Common Terms and Conditions in Copyright Sale Agreements

The law considers copyright a personal property of its owner, in the same manner in which one would own a house, a car, or jewelry. It can be sold the same way as any other personal property can be sold. However, the intricate nature of copyrightable materials makes the transfer of the rights more complex than, for example, that of selling a car. In the sale of a car, a buyer can examine the details of the car in its entirety before a purchase is made. The details of a copyrighted product may not be assessed as easily.

 Take the example of a computer program being transferred. The complex nature of the program can leave the extent of the transfer ambiguous and perhaps not all codes are included in the sale (i.e. what a seller intends to transfer and which ones he may want to retain). On the contrary, in the sale of a car, it is apparent what is being purchased and what must be included in the sale for its valued function. As such, copyright sale agreements will usually be very extensive and contain multiple attachments with detailed description of each and every part of the product. It is absolutely necessary to be clear and concise in the description of what is being sold in order to avoid any misunderstandings that can result in exposure to disputes and legal battles.

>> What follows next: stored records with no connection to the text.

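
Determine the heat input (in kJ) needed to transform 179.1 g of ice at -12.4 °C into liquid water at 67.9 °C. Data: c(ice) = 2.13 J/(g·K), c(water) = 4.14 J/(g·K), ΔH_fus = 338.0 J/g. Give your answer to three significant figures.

q = 116 kJ

q1 (heat ice -12.4→0.0 °C): 179.1 × 2.13 × 12.4 = 4730 J
q2 (melt at 0 °C): 179.1 × 338.0 = 60536 J
q3 (heat water 0.0→67.9 °C): 179.1 × 4.14 × 67.9 = 50346 J
Total: 4730 + 60536 + 50346 = 115612 J = 116 kJ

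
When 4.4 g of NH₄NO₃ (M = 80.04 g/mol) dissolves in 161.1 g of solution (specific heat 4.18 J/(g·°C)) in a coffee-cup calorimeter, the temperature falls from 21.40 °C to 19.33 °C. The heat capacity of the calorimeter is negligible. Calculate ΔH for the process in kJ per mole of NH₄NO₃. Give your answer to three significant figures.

ΔH = 25.4 kJ/mol

|ΔT| = |19.33 − 21.40| = 2.07 °C
|q_surr| = (161.1 × 4.18) × 2.07 = 673.398 × 2.07 = 1394 J
n(NH₄NO₃) = 4.4 / 80.04 = 0.05497 mol
Temperature fell, so q_rxn = +|q_surr| = 1.394 kJ
ΔH = q_rxn / n = 25.36 kJ/mol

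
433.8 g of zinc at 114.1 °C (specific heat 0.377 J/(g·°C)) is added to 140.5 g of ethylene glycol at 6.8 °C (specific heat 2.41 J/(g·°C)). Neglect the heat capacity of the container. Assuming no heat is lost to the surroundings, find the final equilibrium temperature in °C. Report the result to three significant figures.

T_f = 41.7 °C

Heat lost by zinc = heat gained by ethylene glycol.
(433.8)(0.377)(114.1 − T) = (140.5)(2.41)(T − 6.8)
163.5426 (114.1 − T) = 338.605 (T − 6.8)
18660 − 163.5426 T = 338.605 T − 2302.5
20962.5 = 502.1476 T
T = 41.746 °C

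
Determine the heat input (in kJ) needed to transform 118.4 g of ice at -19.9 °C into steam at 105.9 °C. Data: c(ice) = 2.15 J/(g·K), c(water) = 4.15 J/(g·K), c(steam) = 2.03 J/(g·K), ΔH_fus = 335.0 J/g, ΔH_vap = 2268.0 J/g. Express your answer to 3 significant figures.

q1 (heat ice -19.9→0.0 °C): 118.4 × 2.15 × 19.9 = 5066 J
q2 (melt at 0 °C): 118.4 × 335.0 = 39664 J
q3 (heat water 0.0→100.0 °C): 118.4 × 4.15 × 100.0 = 49136 J
q4 (vaporize at 100 °C): 118.4 × 2268.0 = 268531 J
q5 (heat steam 100.0→105.9 °C): 118.4 × 2.03 × 5.9 = 1418 J
Total: 5066 + 39664 + 49136 + 268531 + 1418 = 363815 J = 364 kJ

q = 364 kJ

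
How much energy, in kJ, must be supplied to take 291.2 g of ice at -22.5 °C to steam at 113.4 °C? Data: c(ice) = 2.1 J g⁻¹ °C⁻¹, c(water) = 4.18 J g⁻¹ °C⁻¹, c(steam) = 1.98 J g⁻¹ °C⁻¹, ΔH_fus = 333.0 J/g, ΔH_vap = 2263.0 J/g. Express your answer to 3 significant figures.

q = 899 kJ

q1 (heat ice -22.5→0.0 °C): 291.2 × 2.1 × 22.5 = 13759 J
q2 (melt at 0 °C): 291.2 × 333.0 = 96970 J
q3 (heat water 0.0→100.0 °C): 291.2 × 4.18 × 100.0 = 121722 J
q4 (vaporize at 100 °C): 291.2 × 2263.0 = 658986 J
q5 (heat steam 100.0→113.4 °C): 291.2 × 1.98 × 13.4 = 7726 J
Total: 13759 + 96970 + 121722 + 658986 + 7726 = 899163 J = 899 kJ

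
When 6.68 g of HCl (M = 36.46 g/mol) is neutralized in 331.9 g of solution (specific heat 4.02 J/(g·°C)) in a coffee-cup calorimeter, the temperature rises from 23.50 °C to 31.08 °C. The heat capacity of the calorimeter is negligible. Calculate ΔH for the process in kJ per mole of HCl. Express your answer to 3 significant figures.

ΔH = -55.2 kJ/mol

|ΔT| = |31.08 − 23.50| = 7.58 °C
|q_surr| = (331.9 × 4.02) × 7.58 = 1334.238 × 7.58 = 10110 J
n(HCl) = 6.68 / 36.46 = 0.1832 mol
Temperature rose, so q_rxn = −|q_surr| = -10.11 kJ
ΔH = q_rxn / n = -55.19 kJ/mol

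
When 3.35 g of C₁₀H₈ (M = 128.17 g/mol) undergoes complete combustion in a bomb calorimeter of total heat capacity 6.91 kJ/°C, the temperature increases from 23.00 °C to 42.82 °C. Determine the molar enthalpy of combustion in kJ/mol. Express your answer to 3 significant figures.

ΔT = 42.82 − 23.00 = 19.82 °C
q_cal = C_cal × ΔT = 6.91 × 19.82 = 136.9562 kJ
n = 3.35 / 128.17 = 0.02614 mol
q_rxn = −q_cal = -136.9562 kJ
ΔH = -136.9562 / 0.02614 = -5239 kJ/mol

ΔH = -5240 kJ/mol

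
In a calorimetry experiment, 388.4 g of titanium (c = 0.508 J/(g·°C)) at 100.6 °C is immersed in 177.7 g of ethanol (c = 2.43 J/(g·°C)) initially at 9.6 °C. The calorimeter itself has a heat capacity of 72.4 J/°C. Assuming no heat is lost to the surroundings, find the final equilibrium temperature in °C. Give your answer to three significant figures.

T_f = 35.2 °C

Heat lost by titanium = heat gained by ethanol + calorimeter.
(388.4)(0.508)(100.6 − T) = [(177.7)(2.43) + 72.4](T − 9.6)
197.3072 (100.6 − T) = 504.211 (T − 9.6)
19849 − 197.3072 T = 504.211 T − 4840.4
24689.4 = 701.5182 T
T = 35.19 °C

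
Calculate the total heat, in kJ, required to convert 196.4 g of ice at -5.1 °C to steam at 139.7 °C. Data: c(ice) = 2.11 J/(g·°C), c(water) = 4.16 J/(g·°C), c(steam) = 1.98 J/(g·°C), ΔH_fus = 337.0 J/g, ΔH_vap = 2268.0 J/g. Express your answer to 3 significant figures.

q = 611 kJ

q1 (heat ice -5.1→0.0 °C): 196.4 × 2.11 × 5.1 = 2113 J
q2 (melt at 0 °C): 196.4 × 337.0 = 66187 J
q3 (heat water 0.0→100.0 °C): 196.4 × 4.16 × 100.0 = 81702 J
q4 (vaporize at 100 °C): 196.4 × 2268.0 = 445435 J
q5 (heat steam 100.0→139.7 °C): 196.4 × 1.98 × 39.7 = 15438 J
Total: 2113 + 66187 + 81702 + 445435 + 15438 = 610875 J = 611 kJ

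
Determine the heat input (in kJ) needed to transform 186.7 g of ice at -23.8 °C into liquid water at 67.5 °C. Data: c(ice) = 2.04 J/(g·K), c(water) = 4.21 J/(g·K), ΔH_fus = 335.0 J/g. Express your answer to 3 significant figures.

q1 (heat ice -23.8→0.0 °C): 186.7 × 2.04 × 23.8 = 9065 J
q2 (melt at 0 °C): 186.7 × 335.0 = 62545 J
q3 (heat water 0.0→67.5 °C): 186.7 × 4.21 × 67.5 = 53055 J
Total: 9065 + 62545 + 53055 = 124665 J = 125 kJ

q = 125 kJ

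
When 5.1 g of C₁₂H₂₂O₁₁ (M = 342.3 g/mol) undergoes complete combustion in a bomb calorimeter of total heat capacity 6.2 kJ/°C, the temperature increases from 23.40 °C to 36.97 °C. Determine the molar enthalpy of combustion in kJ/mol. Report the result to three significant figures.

ΔT = 36.97 − 23.40 = 13.57 °C
q_cal = C_cal × ΔT = 6.2 × 13.57 = 84.134 kJ
n = 5.1 / 342.3 = 0.01490 mol
q_rxn = −q_cal = -84.134 kJ
ΔH = -84.134 / 0.01490 = -5647 kJ/mol

ΔH = -5650 kJ/mol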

The common structure of the copyright sale agreement is as follows:

  1. Identification of the buyer and the seller;
  2. Identification of the copyrights being sold, both tangible and intangible, registered and unregistered rights associated with the subject as well as the rights in all outstanding contracts, licenses, royalties, payments and other proceeds if any;
  3. Assumed and excluded liabilities;
  4. Purchase price and other consideration if any;
  5. Deliverables;
  6. Moral rights;
  7. Further assurances;
  8. Representations and warranties of the seller;
  9. Representations and warranties of the buyer;
  10. Indemnification;
  11. Remedies;
  12. Confidentiality;
  13. Miscellaneous;
  14. Followed by the attached schedules and exhibits.


It is not required, but strongly advisable to have such agreements notarized.